La transformation du rôle de DGS accélérée par les crises et les réformes territoriales

Entre le début et la fin du dernier mandat municipal (2014-2020), le rôle du directeur général des services (DGS) s’est profondément transformé. Au cours de ces six années, les femmes et les hommes en charge du pilotage opérationnel des collectivités ont, en effet, été confrontés à de multiples bouleversements institutionnels, économiques et sociétaux. Ils ont également fait face à une succession de crises (catastrophes écologiques et climatiques, terrorisme, « Gilets jaunes », etc.) avant d’avoir à gérer la pandémie de la Covid-19 dont les effets ont été aussi déstabilisants pour les organisations territoriales et leurs agents que pour les usagers.

Comment le DGS a-t-il traversé cette séquence ? Comment son cadre professionnel a-t-il évolué ? De quelle manière aborde-t-il le nouveau mandat qui s’est ouvert avec les dernières élections municipales et communautaires ? Autant de questions auxquelles répond une étude récemment publiée par l’Observatoire MNT, Directeur général des services : DGS, que deviens-tu ?. Dirigée par le sociologue Jérôme Grolleau, cette immersion dans le monde des directeurs des services s’articule autour de 41 entretiens non directifs, menés entre octobre 2019 et juillet 2020, avec des DGS de communes, d’intercommunalités, de conseils départementaux, des représentants syndicaux et associatifs, ainsi qu’avec un élu local.
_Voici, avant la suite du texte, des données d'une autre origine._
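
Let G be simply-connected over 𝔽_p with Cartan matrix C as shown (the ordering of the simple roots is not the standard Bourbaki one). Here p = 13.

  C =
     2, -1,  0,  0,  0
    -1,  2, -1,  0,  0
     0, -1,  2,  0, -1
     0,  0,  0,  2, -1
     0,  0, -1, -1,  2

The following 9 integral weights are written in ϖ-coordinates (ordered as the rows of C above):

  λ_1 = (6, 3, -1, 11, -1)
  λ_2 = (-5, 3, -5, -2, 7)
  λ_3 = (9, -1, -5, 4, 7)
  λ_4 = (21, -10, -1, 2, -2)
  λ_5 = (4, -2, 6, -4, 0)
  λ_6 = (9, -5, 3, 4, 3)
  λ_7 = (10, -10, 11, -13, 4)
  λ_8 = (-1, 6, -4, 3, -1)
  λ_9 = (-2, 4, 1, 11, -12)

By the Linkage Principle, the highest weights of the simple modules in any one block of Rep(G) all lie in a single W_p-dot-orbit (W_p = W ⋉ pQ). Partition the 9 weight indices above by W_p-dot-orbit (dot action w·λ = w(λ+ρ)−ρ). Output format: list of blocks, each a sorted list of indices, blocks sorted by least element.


A_5 Cartan matrix, 5 simple roots permuted; ρ=(1,1,1,1,1).

Each λ_j+ρ reduced to Ā_13; 5-tuples below use C's row order:

    1: (3, 1, 0, 2, 0)
    2: (0, 4, 0, 1, 3)
    3: (0, 4, 0, 1, 3)
    4: (3, 1, 0, 2, 0)
    5: (4, 1, 4, 1, 2)
    6: (0, 4, 0, 1, 3)
    7: (4, 1, 4, 1, 2)
    8: (0, 4, 0, 1, 3)
    9: (4, 1, 4, 1, 2)

The 9 indices split into 3 linkage classes (same alcove rep ⇔ same W_13-dot-orbit):

[[1, 4], [2, 3, 6, 8], [5, 7, 9]]


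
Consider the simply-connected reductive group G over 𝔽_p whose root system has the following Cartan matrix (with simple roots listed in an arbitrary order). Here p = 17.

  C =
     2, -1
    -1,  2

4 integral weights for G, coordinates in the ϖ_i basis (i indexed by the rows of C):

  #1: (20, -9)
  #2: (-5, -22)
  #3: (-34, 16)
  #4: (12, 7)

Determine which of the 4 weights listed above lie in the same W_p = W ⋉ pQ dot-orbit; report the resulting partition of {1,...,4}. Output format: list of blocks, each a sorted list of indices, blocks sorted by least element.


Type A_2, rank 2, |W|=6; reorder rows/cols to standard.

λ_j+ρ reflected into Ā_17 (⟨·,θ^∨⟩≤17); 2-tuples as given:

    1: (9, 4)
    2: (9, 4)
    3: (1, 0)
    4: (9, 4)

These 4 weights hit 2 W_17-dot-orbits; sizes (3, 1):

[[1, 2, 4], [3]]


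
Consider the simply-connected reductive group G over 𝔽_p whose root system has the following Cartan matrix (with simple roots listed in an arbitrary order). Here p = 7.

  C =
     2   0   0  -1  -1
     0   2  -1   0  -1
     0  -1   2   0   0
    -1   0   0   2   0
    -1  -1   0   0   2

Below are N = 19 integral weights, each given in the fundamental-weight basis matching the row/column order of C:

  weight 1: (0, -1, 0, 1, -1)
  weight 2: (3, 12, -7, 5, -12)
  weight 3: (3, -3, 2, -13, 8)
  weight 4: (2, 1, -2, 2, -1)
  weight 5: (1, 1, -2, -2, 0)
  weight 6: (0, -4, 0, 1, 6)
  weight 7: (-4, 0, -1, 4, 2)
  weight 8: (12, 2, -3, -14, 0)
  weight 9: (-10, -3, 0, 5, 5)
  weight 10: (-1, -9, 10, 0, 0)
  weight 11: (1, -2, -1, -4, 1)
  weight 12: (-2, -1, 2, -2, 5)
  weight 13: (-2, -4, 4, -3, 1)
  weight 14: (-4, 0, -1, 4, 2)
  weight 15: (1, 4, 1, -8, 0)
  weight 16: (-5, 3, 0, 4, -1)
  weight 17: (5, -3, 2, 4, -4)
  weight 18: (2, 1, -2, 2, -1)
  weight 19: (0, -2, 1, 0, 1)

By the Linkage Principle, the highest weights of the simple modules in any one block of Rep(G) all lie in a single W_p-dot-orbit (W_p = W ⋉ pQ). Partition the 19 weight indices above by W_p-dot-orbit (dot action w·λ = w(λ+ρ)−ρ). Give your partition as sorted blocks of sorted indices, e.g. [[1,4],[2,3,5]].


Root system A_5: the 5×5 matrix C matches after relabeling.

Each λ_j+ρ reduced to Ā_7; 5-tuples below use C's row order:

  λ_1+ρ ↦ (1, 0, 1, 2, 0) · λ_2+ρ ↦ (1, 0, 1, 2, 0) · λ_3+ρ ↦ (0, 0, 1, 1, 4) · λ_4+ρ ↦ (3, 1, 0, 2, 0) · λ_5+ρ ↦ (1, 1, 1, 1, 1) · λ_6+ρ ↦ (0, 0, 1, 1, 4) · λ_7+ρ ↦ (3, 1, 0, 2, 0) · λ_8+ρ ↦ (3, 1, 0, 2, 0) · λ_9+ρ ↦ (1, 1, 1, 1, 1) · λ_10+ρ ↦ (1, 0, 1, 2, 0) · λ_11+ρ ↦ (1, 0, 1, 2, 0) · λ_12+ρ ↦ (0, 0, 1, 1, 4) · λ_13+ρ ↦ (1, 1, 1, 1, 1) · λ_14+ρ ↦ (3, 1, 0, 2, 0) · λ_15+ρ ↦ (0, 0, 1, 1, 4) · λ_16+ρ ↦ (0, 0, 1, 1, 4) · λ_17+ρ ↦ (1, 1, 1, 1, 1) · λ_18+ρ ↦ (3, 1, 0, 2, 0) · λ_19+ρ ↦ (1, 1, 1, 1, 1)

These 19 weights hit 4 W_7-dot-orbits; sizes (4, 5, 5, 5):

[[1, 2, 10, 11], [3, 6, 12, 15, 16], [4, 7, 8, 14, 18], [5, 9, 13, 17, 19]]


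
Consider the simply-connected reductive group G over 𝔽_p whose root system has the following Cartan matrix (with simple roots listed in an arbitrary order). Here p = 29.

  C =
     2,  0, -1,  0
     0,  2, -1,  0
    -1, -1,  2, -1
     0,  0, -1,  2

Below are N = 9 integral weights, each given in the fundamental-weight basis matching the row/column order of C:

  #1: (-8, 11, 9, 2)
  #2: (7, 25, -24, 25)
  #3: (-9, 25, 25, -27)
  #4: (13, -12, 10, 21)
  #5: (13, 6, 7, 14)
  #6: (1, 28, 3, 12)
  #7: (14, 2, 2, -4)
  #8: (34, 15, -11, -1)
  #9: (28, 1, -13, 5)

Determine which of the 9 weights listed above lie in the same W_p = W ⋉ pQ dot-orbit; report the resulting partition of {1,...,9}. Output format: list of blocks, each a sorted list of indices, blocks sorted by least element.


Cartan matrix: type D_4 (|W|=192); un-permuting the 4 rows.

Ā_29 reps of the 9 weights (D_4, coords as presented):

  1: (7, 12, 3, 3) · 2: (15, 3, 0, 3) · 3: (15, 3, 0, 3) · 4: (4, 7, 7, 4) · 5: (1, 8, 6, 0) · 6: (13, 6, 4, 2) · 7: (15, 3, 0, 3) · 8: (13, 6, 4, 2) · 9: (13, 6, 4, 2)

5 distinct reps among the 9 weights ⇒ 5 W_29-linkage classes:

[[1], [2, 3, 7], [4], [5], [6, 8, 9]]


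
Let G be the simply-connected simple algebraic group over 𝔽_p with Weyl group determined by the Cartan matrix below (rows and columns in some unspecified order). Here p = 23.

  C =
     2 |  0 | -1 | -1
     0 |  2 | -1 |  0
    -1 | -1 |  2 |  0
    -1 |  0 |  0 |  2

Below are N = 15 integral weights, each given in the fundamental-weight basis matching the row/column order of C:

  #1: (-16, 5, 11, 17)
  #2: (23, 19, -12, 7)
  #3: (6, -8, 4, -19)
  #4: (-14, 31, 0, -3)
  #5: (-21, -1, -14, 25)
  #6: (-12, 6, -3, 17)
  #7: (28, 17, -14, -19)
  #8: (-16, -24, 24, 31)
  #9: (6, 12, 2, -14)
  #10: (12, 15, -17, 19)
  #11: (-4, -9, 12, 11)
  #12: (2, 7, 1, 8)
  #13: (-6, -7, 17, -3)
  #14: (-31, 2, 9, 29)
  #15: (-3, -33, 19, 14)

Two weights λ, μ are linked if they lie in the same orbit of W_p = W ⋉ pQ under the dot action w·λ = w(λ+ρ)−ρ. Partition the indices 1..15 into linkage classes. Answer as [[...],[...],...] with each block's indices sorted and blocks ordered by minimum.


Type A_4, rank 4, |W|=120; reorder rows/cols to standard.

W_23-reps of the 15 weights in Ā_23 (same 4-coord order as C):

  λ_1+ρ ↦ (12, 3, 3, 3) · λ_2+ρ ↦ (3, 8, 2, 9) · λ_3+ρ ↦ (2, 6, 5, 5) · λ_4+ρ ↦ (3, 8, 2, 9) · λ_5+ρ ↦ (3, 10, 3, 7) · λ_6+ρ ↦ (2, 6, 5, 5) · λ_7+ρ ↦ (2, 6, 5, 5) · λ_8+ρ ↦ (0, 9, 4, 2) · λ_9+ρ ↦ (3, 10, 3, 7) · λ_10+ρ ↦ (3, 10, 3, 7) · λ_11+ρ ↦ (3, 8, 2, 9) · λ_12+ρ ↦ (3, 8, 2, 9) · λ_13+ρ ↦ (2, 6, 5, 5) · λ_14+ρ ↦ (3, 10, 3, 7) · λ_15+ρ ↦ (3, 8, 2, 9)

5 distinct reps among the 15 weights ⇒ 5 W_23-linkage classes:

[[1], [2, 4, 11, 12, 15], [3, 6, 7, 13], [5, 9, 10, 14], [8]]


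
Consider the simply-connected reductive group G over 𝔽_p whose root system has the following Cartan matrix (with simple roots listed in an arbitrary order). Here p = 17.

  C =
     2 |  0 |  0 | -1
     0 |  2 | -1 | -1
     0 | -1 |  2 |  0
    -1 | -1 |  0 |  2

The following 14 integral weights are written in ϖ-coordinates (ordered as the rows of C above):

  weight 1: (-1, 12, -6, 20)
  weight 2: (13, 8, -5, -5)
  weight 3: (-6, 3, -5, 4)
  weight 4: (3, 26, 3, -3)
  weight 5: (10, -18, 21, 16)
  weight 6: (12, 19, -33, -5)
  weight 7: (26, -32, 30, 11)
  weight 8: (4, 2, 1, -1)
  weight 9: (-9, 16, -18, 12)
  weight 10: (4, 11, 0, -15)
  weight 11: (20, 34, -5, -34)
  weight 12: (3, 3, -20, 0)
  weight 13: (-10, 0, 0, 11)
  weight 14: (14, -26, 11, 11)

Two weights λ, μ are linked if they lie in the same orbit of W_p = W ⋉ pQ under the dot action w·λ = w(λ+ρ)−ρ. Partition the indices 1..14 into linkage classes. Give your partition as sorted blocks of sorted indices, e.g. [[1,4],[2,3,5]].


A_4 Cartan matrix, 4 simple roots permuted; ρ=(1,1,1,1).

Folding the 14 weights λ_j+ρ into Ā_17 (reps in the given 4-coord order):

    [1] (5, 0, 4, 0)
    [2] (8, 1, 2, 4)
    [3] (5, 0, 4, 0)
    [4] (8, 1, 2, 4)
    [5] (0, 1, 11, 5)
    [6] (9, 1, 1, 3)
    [7] (5, 3, 2, 0)
    [8] (5, 3, 2, 0)
    [9] (5, 0, 4, 0)
    [10] (9, 1, 1, 3)
    [11] (1, 11, 2, 1)
    [12] (8, 1, 2, 4)
    [13] (9, 1, 1, 3)
    [14] (8, 1, 2, 4)

Grouping the 14 weights by Ā_17-representative: 6 linkage classes.

[[1, 3, 9], [2, 4, 12, 14], [5], [6, 10, 13], [7, 8], [11]]


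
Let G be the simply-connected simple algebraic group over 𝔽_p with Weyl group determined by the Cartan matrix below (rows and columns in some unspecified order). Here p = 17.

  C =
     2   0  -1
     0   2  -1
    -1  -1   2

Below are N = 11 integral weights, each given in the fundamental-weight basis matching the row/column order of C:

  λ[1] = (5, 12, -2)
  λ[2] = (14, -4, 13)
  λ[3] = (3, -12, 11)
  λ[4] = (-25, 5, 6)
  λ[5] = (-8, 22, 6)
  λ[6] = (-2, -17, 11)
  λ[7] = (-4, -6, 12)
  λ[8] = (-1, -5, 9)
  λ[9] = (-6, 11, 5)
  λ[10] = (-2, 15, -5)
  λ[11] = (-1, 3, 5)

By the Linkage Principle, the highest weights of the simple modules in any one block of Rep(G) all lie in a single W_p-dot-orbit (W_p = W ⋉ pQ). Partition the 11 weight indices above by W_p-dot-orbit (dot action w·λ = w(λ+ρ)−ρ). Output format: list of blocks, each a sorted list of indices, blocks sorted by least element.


Root system A_3: the 3×3 matrix C matches after relabeling.

λ_j+ρ reflected into Ā_17 (⟨·,θ^∨⟩≤17); 3-tuples as given:

    λ_1+ρ ↦ (4, 11, 1)
    λ_2+ρ ↦ (3, 9, 2)
    λ_3+ρ ↦ (4, 11, 1)
    λ_4+ρ ↦ (0, 4, 6)
    λ_5+ρ ↦ (0, 4, 6)
    λ_6+ρ ↦ (4, 11, 1)
    λ_7+ρ ↦ (3, 5, 5)
    λ_8+ρ ↦ (0, 4, 6)
    λ_9+ρ ↦ (4, 11, 1)
    λ_10+ρ ↦ (4, 11, 1)
    λ_11+ρ ↦ (0, 4, 6)

The 11 indices split into 4 linkage classes (same alcove rep ⇔ same W_17-dot-orbit):

[[1, 3, 6, 9, 10], [2], [4, 5, 8, 11], [7]]


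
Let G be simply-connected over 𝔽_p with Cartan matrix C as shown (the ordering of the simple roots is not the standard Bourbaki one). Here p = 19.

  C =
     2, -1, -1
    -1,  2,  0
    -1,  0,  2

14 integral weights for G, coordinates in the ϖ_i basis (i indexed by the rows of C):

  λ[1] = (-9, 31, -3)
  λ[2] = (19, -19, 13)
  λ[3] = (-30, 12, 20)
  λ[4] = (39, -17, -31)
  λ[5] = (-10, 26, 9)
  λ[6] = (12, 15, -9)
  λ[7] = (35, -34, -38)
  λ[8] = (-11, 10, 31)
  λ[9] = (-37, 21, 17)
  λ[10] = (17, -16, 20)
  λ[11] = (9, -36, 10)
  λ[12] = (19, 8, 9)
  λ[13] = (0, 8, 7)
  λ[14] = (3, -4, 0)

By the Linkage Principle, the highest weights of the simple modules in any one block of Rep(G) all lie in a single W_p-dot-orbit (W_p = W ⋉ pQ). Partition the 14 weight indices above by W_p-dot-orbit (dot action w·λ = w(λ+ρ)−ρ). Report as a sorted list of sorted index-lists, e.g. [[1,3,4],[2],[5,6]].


Type A_3, rank 3, |W|=24; reorder rows/cols to standard.

λ_j+ρ reflected into Ā_19 (⟨·,θ^∨⟩≤19); 3-tuples as given:

  λ_1+ρ ↦ (3, 6, 2);  λ_2+ρ ↦ (1, 3, 1);  λ_3+ρ ↦ (3, 6, 2);  λ_4+ρ ↦ (3, 6, 2);  λ_5+ρ ↦ (1, 9, 8);  λ_6+ρ ↦ (3, 6, 2);  λ_7+ρ ↦ (1, 3, 1);  λ_8+ρ ↦ (3, 10, 5);  λ_9+ρ ↦ (1, 3, 1);  λ_10+ρ ↦ (1, 3, 1);  λ_11+ρ ↦ (3, 6, 2);  λ_12+ρ ↦ (1, 9, 8);  λ_13+ρ ↦ (1, 9, 8);  λ_14+ρ ↦ (1, 3, 1)

Grouping the 14 weights by Ā_19-representative: 4 linkage classes.

[[1, 3, 4, 6, 11], [2, 7, 9, 10, 14], [5, 12, 13], [8]]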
Le DGS, maillon fort du système territorial

Premier constat : alors que les collectivités étaient secouées par ce cycle de ruptures que Jérôme Grolleau qualifie de « changement permanent », le DGS a tenu le cap. Même si une suractivité et une charge mentale exceptionnelles ont marqué sa mission, il s’est affirmé comme le maillon fort d’un système contraint de s’adapter jour après jour à des situations inédites. L’étude montre en particulier que c’est sous l’impulsion du directeur général des services que les collectivités se sont réorganisées pour assurer la continuité du service public de proximité en s’appuyant sur l’engagement des agents et en déployant des outils technologiques au sein de l’administration territoriale.

Dans un tel contexte, la relation entre le DGS et l’élu porteur des orientations politiques de la collectivité a évolué au fil des mois. Alors qu’au début du mandat, « le renouvellement des élus a pu créer des situations régressives d’emprise du politique sur l’administration réduisant la place du DGS à l’exécution », l’étude de l’Observatoire MNT souligne que « la tendance générale semble être, à l’inverse, celle d’un accomplissement de son rôle stratégique ».

Le DGS, un rôle plus collectif et coopératif

Les acteurs publics interrogés indiquent, en effet, que « des relations plus coopératives se sont développées avec les élus dans l’élaboration des stratégies ». Une évolution qui devrait perdurer à l’avenir, notamment si le binôme élu-DGS à la tête de l’exécutif local suit les préconisations de l’étude, en instaurant notamment « des temps collectifs élus-administration dédiés à la réflexion et autorisant le débat ».  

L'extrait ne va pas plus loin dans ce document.